- Directed by: Jis Joy
- Written by: Jis Joy
- Story by: Bobby-Sanjay
- Produced by: Listin Stephen
- Starring: Siddique Kunchacko Boban Anarkali Nazar Mukesh Sreenivasan
- Cinematography: Bahul Ramesh
- Edited by: Ratheesh Raj
- Music by: Songs: Prince George Score: William Francis
- Production company: Magic Frames
- Distributed by: Magic Frames Release
- Release date: 19 March 2021 (India);
- Running time: 124 minutes
- Country: India
- Language: Malayalam

= Mohan Kumar Fans =

2021 film by Jis Joy

Mohan Kumar Fans is a 2021 Indian Malayalam-language comedy drama film written and directed by Jis Joy. Produced by Listin Stephen under the Magic Frames banner, it stars Siddique in title role. Kunchacko Boban played the role of a singer. The film also features Anarkali Nazar, Mukesh, Sreenivasan, Vinay Forrt, Saiju Kurup, Ramesh Pisharody, and Krishna Shankar in pivotal roles. The songs are composed by Prince George, while the score is composed by William Francis. The film premiered on 19 March 2021.

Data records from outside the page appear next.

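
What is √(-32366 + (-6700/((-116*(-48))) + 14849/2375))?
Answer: I*√884233540180005/165300 ≈ 179.89*I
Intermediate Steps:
√(-32366 + (-6700/((-116*(-48))) + 14849/2375)) = √(-32366 + (-6700/5568 + 14849*(1/2375))) = √(-32366 + (-6700*1/5568 + 14849/2375)) = √(-32366 + (-1675/1392 + 14849/2375)) = √(-32366 + 16691683/3306000) = √(-106985304317/3306000) = I*√884233540180005/165300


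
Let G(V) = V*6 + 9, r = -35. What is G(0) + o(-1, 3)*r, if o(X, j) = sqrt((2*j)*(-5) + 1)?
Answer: 9 - 35*I*sqrt(29) ≈ 9.0 - 188.48*I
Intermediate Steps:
G(V) = 9 + 6*V (G(V) = 6*V + 9 = 9 + 6*V)
o(X, j) = sqrt(1 - 10*j) (o(X, j) = sqrt(-10*j + 1) = sqrt(1 - 10*j))
G(0) + o(-1, 3)*r = (9 + 6*0) + sqrt(1 - 10*3)*(-35) = (9 + 0) + sqrt(1 - 30)*(-35) = 9 + sqrt(-29)*(-35) = 9 + (I*sqrt(29))*(-35) = 9 - 35*I*sqrt(29)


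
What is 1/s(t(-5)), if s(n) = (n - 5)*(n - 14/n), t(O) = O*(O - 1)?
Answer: 3/2215 ≈ 0.0013544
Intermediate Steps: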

The film was theatrically released on 19 March 2021 and received mixed reviews from critics.

==Synopsis==
The story revolves around Mohan Kumar a yesteryear actor who has recently made his comeback in films after many years. He is passionate about cinema and has high hopes of winning a National Film Award for his recent performance. The film explores his relationship with movies and how his friends and family support him in achieving his dreams.

==Reception==
The film received mostly positive reviews from critics.
Awarding the film 3.5 on a scale of 5, Sajin Shrijith from The New Indian Express wrote; "its a fairly effective blend of satire and emotional drama. He added despite the excess melodrama, Mohan Kumar Fans manages to be a smile-inducing entertainer."